PUTNEY — The Putney Public Library, 55 Main St., hosts two well known Vermont poets on Tuesday, June 13, at 6:30 p.m. This event is free and open to the public.
Terry Hauptman will read from her poems that incorporate many cultures both past and present, and Toni Ortner will read from her most recent book, Shadows and Silhouettes (Kelsay Books, 2022), which is a collection of her early work.
Ortner lives in Putney and has had 29 books published by small presses. The 30th book, Focused Light from a Distant Star, will appear in December 2023 and honors the work of women artists during the last two centuries.
She wrote the Daybook series, published by Ardent Writer Press and Deerbrook Editions, based on Virginia Woolf's ideas of what a diary should contain to present the light of our lives. Blue Lyrics was published in 2021 by Adelaide Books.
Her books are sold from small presses, on Amazon, and on her website.

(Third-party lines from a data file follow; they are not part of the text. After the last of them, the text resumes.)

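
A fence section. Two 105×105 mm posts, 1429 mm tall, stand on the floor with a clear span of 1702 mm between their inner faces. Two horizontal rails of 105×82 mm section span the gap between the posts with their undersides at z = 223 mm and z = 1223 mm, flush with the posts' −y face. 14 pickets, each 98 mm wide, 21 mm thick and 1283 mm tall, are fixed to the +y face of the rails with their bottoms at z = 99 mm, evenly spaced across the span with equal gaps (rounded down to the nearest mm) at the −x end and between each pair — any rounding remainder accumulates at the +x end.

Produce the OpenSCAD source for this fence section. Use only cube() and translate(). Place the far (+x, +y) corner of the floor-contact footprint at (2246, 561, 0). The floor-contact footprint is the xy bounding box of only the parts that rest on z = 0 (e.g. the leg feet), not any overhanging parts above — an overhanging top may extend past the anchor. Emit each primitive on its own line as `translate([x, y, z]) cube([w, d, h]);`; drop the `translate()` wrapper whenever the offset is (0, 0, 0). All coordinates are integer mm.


translate([334, 456, 0]) cube([105, 105, 1429]);
translate([2141, 456, 0]) cube([105, 105, 1429]);
translate([439, 456, 223]) cube([1702, 105, 82]);
translate([439, 456, 1223]) cube([1702, 105, 82]);
translate([461, 561, 99]) cube([98, 21, 1283]);
translate([581, 561, 99]) cube([98, 21, 1283]);
translate([701, 561, 99]) cube([98, 21, 1283]);
translate([821, 561, 99]) cube([98, 21, 1283]);
translate([941, 561, 99]) cube([98, 21, 1283]);
translate([1061, 561, 99]) cube([98, 21, 1283]);
translate([1181, 561, 99]) cube([98, 21, 1283]);
translate([1301, 561, 99]) cube([98, 21, 1283]);
translate([1421, 561, 99]) cube([98, 21, 1283]);
translate([1541, 561, 99]) cube([98, 21, 1283]);
translate([1661, 561, 99]) cube([98, 21, 1283]);
translate([1781, 561, 99]) cube([98, 21, 1283]);
translate([1901, 561, 99]) cube([98, 21, 1283]);
translate([2021, 561, 99]) cube([98, 21, 1283]);


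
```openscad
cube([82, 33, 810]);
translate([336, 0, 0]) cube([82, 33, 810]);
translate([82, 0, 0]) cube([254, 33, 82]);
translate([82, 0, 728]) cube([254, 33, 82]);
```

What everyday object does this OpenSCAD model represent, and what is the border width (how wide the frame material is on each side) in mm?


A picture frame. The border width is 82 mm.

Four thin pieces enclosing a rectangular opening — a picture frame. The two full-height stiles are 810 mm tall; the top rail sits at z = 728 and is 82 mm tall, so the border above the opening is 810 − 728 = 82 mm, matching the stile x-width.


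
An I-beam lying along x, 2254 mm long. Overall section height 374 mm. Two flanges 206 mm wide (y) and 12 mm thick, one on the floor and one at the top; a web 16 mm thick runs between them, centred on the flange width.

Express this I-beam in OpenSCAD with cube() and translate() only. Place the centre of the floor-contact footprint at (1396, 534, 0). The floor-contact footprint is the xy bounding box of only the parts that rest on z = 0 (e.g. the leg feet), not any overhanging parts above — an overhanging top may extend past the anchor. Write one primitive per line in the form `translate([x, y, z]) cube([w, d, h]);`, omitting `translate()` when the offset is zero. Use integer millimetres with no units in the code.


translate([269, 431, 0]) cube([2254, 206, 12]);
translate([269, 526, 12]) cube([2254, 16, 350]);
translate([269, 431, 362]) cube([2254, 206, 12]);


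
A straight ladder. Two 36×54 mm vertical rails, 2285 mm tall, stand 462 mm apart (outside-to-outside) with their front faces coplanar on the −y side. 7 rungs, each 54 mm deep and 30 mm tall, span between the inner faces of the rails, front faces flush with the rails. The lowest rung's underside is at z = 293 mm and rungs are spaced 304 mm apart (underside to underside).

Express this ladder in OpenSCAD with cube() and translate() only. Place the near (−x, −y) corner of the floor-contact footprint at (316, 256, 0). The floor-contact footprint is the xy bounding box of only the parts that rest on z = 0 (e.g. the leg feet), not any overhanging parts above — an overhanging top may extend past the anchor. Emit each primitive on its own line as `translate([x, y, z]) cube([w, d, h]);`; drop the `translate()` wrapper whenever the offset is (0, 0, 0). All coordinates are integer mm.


translate([316, 256, 0]) cube([36, 54, 2285]);
translate([742, 256, 0]) cube([36, 54, 2285]);
translate([352, 256, 293]) cube([390, 54, 30]);
translate([352, 256, 597]) cube([390, 54, 30]);
translate([352, 256, 901]) cube([390, 54, 30]);
translate([352, 256, 1205]) cube([390, 54, 30]);
translate([352, 256, 1509]) cube([390, 54, 30]);
translate([352, 256, 1813]) cube([390, 54, 30]);
translate([352, 256, 2117]) cube([390, 54, 30]);


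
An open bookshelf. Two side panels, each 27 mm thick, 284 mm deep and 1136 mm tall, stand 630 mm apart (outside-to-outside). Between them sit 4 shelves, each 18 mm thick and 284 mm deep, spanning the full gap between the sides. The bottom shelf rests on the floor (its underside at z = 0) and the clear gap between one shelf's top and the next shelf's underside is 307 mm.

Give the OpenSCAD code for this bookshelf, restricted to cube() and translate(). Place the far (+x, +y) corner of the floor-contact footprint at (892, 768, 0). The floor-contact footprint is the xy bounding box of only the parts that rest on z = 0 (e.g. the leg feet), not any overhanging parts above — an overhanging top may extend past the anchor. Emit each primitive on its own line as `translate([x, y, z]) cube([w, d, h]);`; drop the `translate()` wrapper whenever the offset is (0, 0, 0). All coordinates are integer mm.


translate([262, 484, 0]) cube([27, 284, 1136]);
translate([865, 484, 0]) cube([27, 284, 1136]);
translate([289, 484, 0]) cube([576, 284, 18]);
translate([289, 484, 325]) cube([576, 284, 18]);
translate([289, 484, 650]) cube([576, 284, 18]);
translate([289, 484, 975]) cube([576, 284, 18]);


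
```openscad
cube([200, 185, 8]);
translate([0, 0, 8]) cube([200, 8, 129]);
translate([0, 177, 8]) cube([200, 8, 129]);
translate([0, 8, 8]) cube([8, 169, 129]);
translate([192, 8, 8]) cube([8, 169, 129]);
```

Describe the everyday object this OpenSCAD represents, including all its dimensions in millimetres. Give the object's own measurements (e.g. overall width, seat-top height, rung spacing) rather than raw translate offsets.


An open-topped rectangular box: outside dimensions 200×185×137 mm, with a uniform wall and base thickness of 8 mm. The base is a full 200×185 slab on the floor; four walls sit on top of the base. The front and back walls (the −y and +y sides) span the full width; the two side walls fit between them.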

Ortner hosted the Putney Writers Salon on Zoom last winter, featuring writers from Vermont and other states. Her books, reviews, and writing can be seen at toniortner.com.
Hauptman holds a master's degree in poetry from the University of New Mexico at Albuquerque, where she studied with U.S. Poet Laureate Joy Harjo. She earned a doctorate in interdisciplinary arts from Ohio University.
She reads her poetry and exhibits her Songline Scrolls nationally. She has taught world art, poetry, and ethnopoetics at several universities and in workshops, most recently at the former Green Mountain College.
Hauptman's newest work, Fallen Angels (North Star Press, 2022), is her seventh volume of poetry, adding to her six full-length poetry collections.